Fact of the matter is, AV's often don't detect this stuff. Just a couple of months ago there was a newsreport that 40000 people were infected with infostealers in The Netherlands. You are not going to tell me that none of them used any AV. In fact, I bet most of them used Win Defender because how many people bother to install third party AV's nowadays.

 

That's what I'm trying to explain, these weren't sophisticated hacks on PowerSchool and Telefonica. They probably used social engineering to trick employees (could have been you and me) into running zero day infostealers. Most likely these are not detected by AV's. However, behavior blocking tools should be able to detect this stuff, so it's not like it's unstoppable.

 

To clarify, you're talking about sophisticated attacks that are often triggered by hacking hardware appliances. These companies do indeed have better protection, but apparently those hacks are much harder to protect against.

And BTW, I was wrong about that infostealers are pretty basic.
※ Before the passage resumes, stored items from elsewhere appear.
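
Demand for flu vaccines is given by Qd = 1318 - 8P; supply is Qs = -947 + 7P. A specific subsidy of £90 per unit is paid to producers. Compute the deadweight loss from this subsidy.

Pre-subsidy: 1318 - 8P = -947 + 7P gives P* = 151, Q* = 110.
With the subsidy, sellers receive Ps = Pb + 90 for each unit, where Pb is the price buyers pay.
Supply in terms of Pb becomes Qs = -947 + 7(Pb + 90) = -317 + 7Pb. Setting this equal to demand: 1318 - 8Pb = -317 + 7Pb, so Pb = 109.
Sellers receive Ps = 109 + 90 = 199; Q' = 1318 − 8·109 = 446.
The subsidy expands output by 446 − 110 = 336 past the efficient level; on those units the gap between marginal cost and willingness to pay runs from 0 up to 90.
DWL = ½ × 90 × 336 = 15120.

Deadweight loss = £15120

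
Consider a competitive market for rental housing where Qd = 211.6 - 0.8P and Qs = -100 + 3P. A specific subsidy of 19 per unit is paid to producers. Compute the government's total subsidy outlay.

Government cost = 3002

Pre-subsidy: 211.6 - 0.8P = -100 + 3P gives P* = 82, Q* = 146.
With the subsidy, sellers receive Ps = Pb + 19 for each unit, where Pb is the price buyers pay.
Supply in terms of Pb becomes Qs = -100 + 3(Pb + 19) = -43 + 3Pb. Setting this equal to demand: 211.6 - 0.8Pb = -43 + 3Pb, so Pb = 67.
Sellers receive Ps = 67 + 19 = 86; Q' = 211.6 − 0.8·67 = 158.
Government outlay = subsidy × quantity = 19 × 158 = 3002.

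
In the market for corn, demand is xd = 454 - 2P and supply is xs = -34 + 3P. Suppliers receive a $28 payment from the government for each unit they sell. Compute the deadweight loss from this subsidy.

Deadweight loss = $470.4

Pre-subsidy: 454 - 2P = -34 + 3P gives P* = 97.6, x* = 258.8.
With the subsidy, sellers receive Ps = Pb + 28 for each unit, where Pb is the price buyers pay.
Supply in terms of Pb becomes xs = -34 + 3(Pb + 28) = 50 + 3Pb. Setting this equal to demand: 454 - 2Pb = 50 + 3Pb, so Pb = 80.8.
Sellers receive Ps = 80.8 + 28 = 108.8; x' = 454 − 2·80.8 = 292.4.
The subsidy expands output by 292.4 − 258.8 = 33.6 past the efficient level; on those units the gap between marginal cost and willingness to pay runs from 0 up to 28.
DWL = ½ × 28 × 33.6 = 470.4.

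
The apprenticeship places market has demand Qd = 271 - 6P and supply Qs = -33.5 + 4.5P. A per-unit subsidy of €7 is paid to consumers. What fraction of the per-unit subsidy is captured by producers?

Pre-subsidy: 271 - 6P = -33.5 + 4.5P gives P* = 29, Q* = 97.
With the rebate, buyers effectively pay Pb = Ps − 7, where Ps is the price sellers receive.
Demand in terms of Ps becomes Qd = 271 − 6(Ps − 7) = 313 - 6Ps. Setting this equal to supply: 313 - 6Ps = -33.5 + 4.5Ps, so Ps = 33.
Buyers pay Pb = 33 − 7 = 26; Q' = -33.5 + 4.5·33 = 115.
Buyers' price falls by P* − Pb = 29 − 26 = 3; sellers' price rises by Ps − P* = 33 − 29 = 4.
So producers capture 4/7 = 4/7 of each unit of subsidy.

Producer share = 4/7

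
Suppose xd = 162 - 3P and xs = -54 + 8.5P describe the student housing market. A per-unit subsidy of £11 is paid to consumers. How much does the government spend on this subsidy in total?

Government cost = 32901/23

Pre-subsidy: 162 - 3P = -54 + 8.5P gives P* = 432/23, x* = 2430/23.
With the rebate, buyers effectively pay Pb = Ps − 11, where Ps is the price sellers receive.
Demand in terms of Ps becomes xd = 162 − 3(Ps − 11) = 195 - 3Ps. Setting this equal to supply: 195 - 3Ps = -54 + 8.5Ps, so Ps = 498/23.
Buyers pay Pb = 498/23 − 11 = 245/23; x' = -54 + 8.5·(498/23) = 2991/23.
Government outlay = subsidy × quantity = 11 × 2991/23 = 32901/23.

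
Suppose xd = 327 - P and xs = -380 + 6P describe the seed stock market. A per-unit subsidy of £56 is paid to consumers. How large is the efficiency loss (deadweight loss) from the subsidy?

Pre-subsidy: 327 - P = -380 + 6P gives P* = 101, x* = 226.
With the rebate, buyers effectively pay Pb = Ps − 56, where Ps is the price sellers receive.
Demand in terms of Ps becomes xd = 327 − 1(Ps − 56) = 383 - Ps. Setting this equal to supply: 383 - Ps = -380 + 6Ps, so Ps = 109.
Buyers pay Pb = 109 − 56 = 53; x' = -380 + 6·109 = 274.
The subsidy expands output by 274 − 226 = 48 past the efficient level; on those units the gap between marginal cost and willingness to pay runs from 0 up to 56.
DWL = ½ × 56 × 48 = 1344.

Deadweight loss = £1344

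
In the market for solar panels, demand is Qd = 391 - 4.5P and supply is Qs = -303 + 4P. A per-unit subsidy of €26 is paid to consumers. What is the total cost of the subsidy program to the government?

Government cost = 34762/17

Pre-subsidy: 391 - 4.5P = -303 + 4P gives P* = 1388/17, Q* = 401/17.
With the rebate, buyers effectively pay Pb = Ps − 26, where Ps is the price sellers receive.
Demand in terms of Ps becomes Qd = 391 − 4.5(Ps − 26) = 508 - 4.5Ps. Setting this equal to supply: 508 - 4.5Ps = -303 + 4Ps, so Ps = 1622/17.
Buyers pay Pb = 1622/17 − 26 = 1180/17; Q' = -303 + 4·(1622/17) = 1337/17.
Government outlay = subsidy × quantity = 26 × 1337/17 = 34762/17.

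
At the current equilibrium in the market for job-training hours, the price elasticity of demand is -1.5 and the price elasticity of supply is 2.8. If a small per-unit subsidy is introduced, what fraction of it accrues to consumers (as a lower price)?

Consumer share = 28/43

For a small subsidy around the equilibrium, the benefit split depends on the relative slopes, which at a point are proportional to the elasticities.
Buyer share = εs/(εs + |εd|) = 2.8/(2.8 + 1.5) = 28/43; seller share = |εd|/(εs + |εd|) = 15/43.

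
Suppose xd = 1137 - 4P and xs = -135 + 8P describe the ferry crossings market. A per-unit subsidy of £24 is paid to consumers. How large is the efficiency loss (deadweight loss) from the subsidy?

Pre-subsidy: 1137 - 4P = -135 + 8P gives P* = 106, x* = 713.
With the rebate, buyers effectively pay Pb = Ps − 24, where Ps is the price sellers receive.
Demand in terms of Ps becomes xd = 1137 − 4(Ps − 24) = 1233 - 4Ps. Setting this equal to supply: 1233 - 4Ps = -135 + 8Ps, so Ps = 114.
Buyers pay Pb = 114 − 24 = 90; x' = -135 + 8·114 = 777.
The subsidy expands output by 777 − 713 = 64 past the efficient level; on those units the gap between marginal cost and willingness to pay runs from 0 up to 24.
DWL = ½ × 24 × 64 = 768.

Deadweight loss = £768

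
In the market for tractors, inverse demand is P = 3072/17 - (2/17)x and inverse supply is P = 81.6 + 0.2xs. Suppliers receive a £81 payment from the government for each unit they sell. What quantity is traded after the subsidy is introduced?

Pre-subsidy: 3072/17 - (2/17)x = 81.6 + 0.2x gives x* = 312 and P* = 144.
With the subsidy, sellers receive Ps = Pb + 81 for each unit, where Pb is the price buyers pay.
On the curves, Pb = 3072/17 - (2/17)x and Ps = 81.6 + 0.2x; the wedge Ps − Pb = 81 gives 81.6 + 0.2x − (3072/17 - (2/17)x) = 81, so x' = 567.
Then Pb = 3072/17 − (2/17)·567 = 114 and Ps = 81.6 + 0.2·567 = 195.

x' = 567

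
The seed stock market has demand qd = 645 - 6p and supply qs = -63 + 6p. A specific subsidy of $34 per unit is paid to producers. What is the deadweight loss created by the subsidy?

Pre-subsidy: 645 - 6p = -63 + 6p gives p* = 59, q* = 291.
With the subsidy, sellers receive ps = pb + 34 for each unit, where pb is the price buyers pay.
Supply in terms of pb becomes qs = -63 + 6(pb + 34) = 141 + 6pb. Setting this equal to demand: 645 - 6pb = 141 + 6pb, so pb = 42.
Sellers receive ps = 42 + 34 = 76; q' = 645 − 6·42 = 393.
The subsidy expands output by 393 − 291 = 102 past the efficient level; on those units the gap between marginal cost and willingness to pay runs from 0 up to 34.
DWL = ½ × 34 × 102 = 1734.

Deadweight loss = $1734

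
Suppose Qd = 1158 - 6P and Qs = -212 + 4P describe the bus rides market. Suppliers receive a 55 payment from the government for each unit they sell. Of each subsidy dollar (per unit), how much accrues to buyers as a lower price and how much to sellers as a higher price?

Pre-subsidy: 1158 - 6P = -212 + 4P gives P* = 137, Q* = 336.
With the subsidy, sellers receive Ps = Pb + 55 for each unit, where Pb is the price buyers pay.
Supply in terms of Pb becomes Qs = -212 + 4(Pb + 55) = 8 + 4Pb. Setting this equal to demand: 1158 - 6Pb = 8 + 4Pb, so Pb = 115.
Sellers receive Ps = 115 + 55 = 170; Q' = 1158 − 6·115 = 468.
Buyers' price falls by P* − Pb = 137 − 115 = 22; sellers' price rises by Ps − P* = 170 − 137 = 33.

Buyers gain 22 per unit; sellers gain 33 per unit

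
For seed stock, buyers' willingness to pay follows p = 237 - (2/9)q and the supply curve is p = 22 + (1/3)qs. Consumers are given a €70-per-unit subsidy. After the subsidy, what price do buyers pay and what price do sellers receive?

Pre-subsidy: 237 - (2/9)q = 22 + (1/3)q gives q* = 387 and p* = 151.
With the rebate, buyers effectively pay pb = ps − 70, where ps is the price sellers receive.
On the curves, pb = 237 - (2/9)q and ps = 22 + (1/3)q; the wedge ps − pb = 70 gives 22 + (1/3)q − (237 - (2/9)q) = 70, so q' = 513.
Then pb = 237 − (2/9)·513 = 123 and ps = 22 + (1/3)·513 = 193.

Buyers pay €123; sellers receive €193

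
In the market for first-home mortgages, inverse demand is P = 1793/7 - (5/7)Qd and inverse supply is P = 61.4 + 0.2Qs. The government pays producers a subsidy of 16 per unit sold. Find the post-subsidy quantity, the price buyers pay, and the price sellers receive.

Q' = 230.5; buyers pay 91.5; sellers receive 107.5

Pre-subsidy: 1793/7 - (5/7)Q = 61.4 + 0.2Q gives Q* = 213 and P* = 104.
With the subsidy, sellers receive Ps = Pb + 16 for each unit, where Pb is the price buyers pay.
On the curves, Pb = 1793/7 - (5/7)Q and Ps = 61.4 + 0.2Q; the wedge Ps − Pb = 16 gives 61.4 + 0.2Q − (1793/7 - (5/7)Q) = 16, so Q' = 230.5.
Then Pb = 1793/7 − (5/7)·230.5 = 91.5 and Ps = 61.4 + 0.2·230.5 = 107.5.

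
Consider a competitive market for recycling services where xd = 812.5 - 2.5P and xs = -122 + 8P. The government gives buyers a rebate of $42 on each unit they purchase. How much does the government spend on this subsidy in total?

Government cost = $28140

Pre-subsidy: 812.5 - 2.5P = -122 + 8P gives P* = 89, x* = 590.
With the rebate, buyers effectively pay Pb = Ps − 42, where Ps is the price sellers receive.
Demand in terms of Ps becomes xd = 812.5 − 2.5(Ps − 42) = 917.5 - 2.5Ps. Setting this equal to supply: 917.5 - 2.5Ps = -122 + 8Ps, so Ps = 99.
Buyers pay Pb = 99 − 42 = 57; x' = -122 + 8·99 = 670.
Government outlay = subsidy × quantity = 42 × 670 = 28140.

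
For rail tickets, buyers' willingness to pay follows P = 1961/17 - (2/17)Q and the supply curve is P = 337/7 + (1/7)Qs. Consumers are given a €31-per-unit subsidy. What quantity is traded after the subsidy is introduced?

Q' = 377

Pre-subsidy: 1961/17 - (2/17)Q = 337/7 + (1/7)Q gives Q* = 258 and P* = 85.
With the rebate, buyers effectively pay Pb = Ps − 31, where Ps is the price sellers receive.
On the curves, Pb = 1961/17 - (2/17)Q and Ps = 337/7 + (1/7)Q; the wedge Ps − Pb = 31 gives 337/7 + (1/7)Q − (1961/17 - (2/17)Q) = 31, so Q' = 377.
Then Pb = 1961/17 − (2/17)·377 = 71 and Ps = 337/7 + (1/7)·377 = 102.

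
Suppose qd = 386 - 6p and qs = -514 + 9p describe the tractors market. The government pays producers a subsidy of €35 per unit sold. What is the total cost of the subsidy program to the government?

Pre-subsidy: 386 - 6p = -514 + 9p gives p* = 60, q* = 26.
With the subsidy, sellers receive ps = pb + 35 for each unit, where pb is the price buyers pay.
Supply in terms of pb becomes qs = -514 + 9(pb + 35) = -199 + 9pb. Setting this equal to demand: 386 - 6pb = -199 + 9pb, so pb = 39.
Sellers receive ps = 39 + 35 = 74; q' = 386 − 6·39 = 152.
Government outlay = subsidy × quantity = 35 × 152 = 5320.

Government cost = €5320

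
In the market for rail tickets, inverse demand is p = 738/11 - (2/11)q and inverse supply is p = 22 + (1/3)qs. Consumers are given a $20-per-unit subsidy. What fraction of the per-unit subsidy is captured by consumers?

Consumer share = 6/17

Pre-subsidy: 738/11 - (2/11)q = 22 + (1/3)q gives q* = 1488/17 and p* = 870/17.
With the rebate, buyers effectively pay pb = ps − 20, where ps is the price sellers receive.
On the curves, pb = 738/11 - (2/11)q and ps = 22 + (1/3)q; the wedge ps − pb = 20 gives 22 + (1/3)q − (738/11 - (2/11)q) = 20, so q' = 2148/17.
Then pb = 738/11 − (2/11)·(2148/17) = 750/17 and ps = 22 + (1/3)·(2148/17) = 1090/17.
Buyers' price falls by p* − pb = 870/17 − 750/17 = 120/17; sellers' price rises by ps − p* = 1090/17 − 870/17 = 220/17.
So consumers capture (120/17)/20 = 6/17 of each unit of subsidy.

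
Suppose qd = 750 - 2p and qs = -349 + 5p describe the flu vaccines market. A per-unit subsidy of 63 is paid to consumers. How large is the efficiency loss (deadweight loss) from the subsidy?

Pre-subsidy: 750 - 2p = -349 + 5p gives p* = 157, q* = 436.
With the rebate, buyers effectively pay pb = ps − 63, where ps is the price sellers receive.
Demand in terms of ps becomes qd = 750 − 2(ps − 63) = 876 - 2ps. Setting this equal to supply: 876 - 2ps = -349 + 5ps, so ps = 175.
Buyers pay pb = 175 − 63 = 112; q' = -349 + 5·175 = 526.
The subsidy expands output by 526 − 436 = 90 past the efficient level; on those units the gap between marginal cost and willingness to pay runs from 0 up to 63.
DWL = ½ × 63 × 90 = 2835.

Deadweight loss = 2835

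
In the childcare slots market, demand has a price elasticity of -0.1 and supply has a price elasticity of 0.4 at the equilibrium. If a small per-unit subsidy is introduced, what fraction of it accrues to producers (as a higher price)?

Producer share = 0.2

For a small subsidy around the equilibrium, the benefit split depends on the relative slopes, which at a point are proportional to the elasticities.
Buyer share = εs/(εs + |εd|) = 0.4/(0.4 + 0.1) = 0.8; seller share = |εd|/(εs + |εd|) = 0.2.
So producers capture 0.2 of the subsidy.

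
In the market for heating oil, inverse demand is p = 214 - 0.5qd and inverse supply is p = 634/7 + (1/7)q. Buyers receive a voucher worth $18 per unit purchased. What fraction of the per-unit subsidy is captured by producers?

Producer share = 2/9

Pre-subsidy: 214 - 0.5q = 634/7 + (1/7)q gives q* = 192 and p* = 118.
With the rebate, buyers effectively pay pb = ps − 18, where ps is the price sellers receive.
On the curves, pb = 214 - 0.5q and ps = 634/7 + (1/7)q; the wedge ps − pb = 18 gives 634/7 + (1/7)q − (214 - 0.5q) = 18, so q' = 220.
Then pb = 214 − 0.5·220 = 104 and ps = 634/7 + (1/7)·220 = 122.
Buyers' price falls by p* − pb = 118 − 104 = 14; sellers' price rises by ps − p* = 122 − 118 = 4.
So producers capture 4/18 = 2/9 of each unit of subsidy.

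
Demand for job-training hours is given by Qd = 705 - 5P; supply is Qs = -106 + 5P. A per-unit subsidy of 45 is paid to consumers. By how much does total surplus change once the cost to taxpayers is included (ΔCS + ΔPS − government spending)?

Pre-subsidy: 705 - 5P = -106 + 5P gives P* = 81.1, Q* = 299.5.
With the rebate, buyers effectively pay Pb = Ps − 45, where Ps is the price sellers receive.
Demand in terms of Ps becomes Qd = 705 − 5(Ps − 45) = 930 - 5Ps. Setting this equal to supply: 930 - 5Ps = -106 + 5Ps, so Ps = 103.6.
Buyers pay Pb = 103.6 − 45 = 58.6; Q' = -106 + 5·103.6 = 412.
ΔCS = ½(299.5 + 412)(81.1 − 58.6) = 8004.375; ΔPS = ½(299.5 + 412)(103.6 − 81.1) = 8004.375.
Government spending = 45 × 412 = 18540.
Net change = 8004.375 + 8004.375 − 18540 = -2531.25. The loss equals the DWL triangle ½·45·112.5.

Net change in total surplus = -2531.25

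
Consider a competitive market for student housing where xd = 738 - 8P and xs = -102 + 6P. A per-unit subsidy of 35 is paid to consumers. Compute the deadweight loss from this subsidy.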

Nowadays they seem to getting a bit more advanced because they are trying to bypass Chrome's new ''cookie protection'' feature.

But again, this stuff is not unstoppable. This article explains the various techniques they are using. I believe that HitmanPro.Alert is able to block certain infostealers who have already bypassed AV.

https://www.elastic.co/security-labs/katz-and-mouse-game

 

Never underestimate the universe's ability to create better idiots. If you can fool people you always have a way in. Most employees at most places are not held to rules that IT lays out, it is too inconvenient for them. As long as this laziness persists this is not a solvable problem.

 

Yes, but the thing what we're talking about is that AV's are apparantly still not good enough. What we need are better behavior blockers. It's difficult to block people from downloading and running apps unless Windows switches to a whitelisting model.

But in my view, it should be easy to block infostealers with behavior blocking and firewalls. Cloud based AV's like Windows Defender are simply not good enough eventhough they might detect 99% of all malware that have been in the wild for a couple of hours or days.

https://www.wired.com/story/infostealer-malware-password-theft/

 

There is no way for AV to be 100% accurate. Security software has little to no way to know if an encrypting process is ransomware or legitimate. Info stealers only have to read files. How does one determine that a process reading files is doing something nefarious? Computers run the programs written by the person that coded it. It likely isn't smarter than that programmer is. Most firewalls don't block most outgoing traffic. It could prompt to ask you to approve traffic but that gets tiresome quickly and you could be as wrong as the AV/Firewall. Whitelisting is extremely inconvenient and still prone to human error so you won't see it as a solution that everyone would use. What you want to see won't happen until computers can think and they would have to be somewhat smart while doing so. Unfortunately the effectiveness of your security solution still ends with the end user and I don't see that changing anytime soon, if ever.

 

All correct, but that doesn't change the fact that it's possible to implement almost bulletproof protection against ransomware and infostealers. Tools like HMPA are in fact already able to detect many ransomware samples with CryptoGuard. I don't know the details, but it probably looks at rapid modification of files that are out of the ordinary, and can even rollback already encrypted files.

And if you protect files on disk (and memory) from being accessed by untrusted processes, then infostealers can't do a thing. And this can all be done without causing major annoyance to the user. That $1.5 billion hack on crypto companies like Safe Wallet and Bybit could have been prevented. I don't know the exact details but hackers planted some infostealer on a macOS laptop, and it managed to steal cookies/credentials of the AWS cloud. So if the browser (like Safari or Chrome) or S3 client (like Cyberduck or Commander One) was protected, it would have been stopped.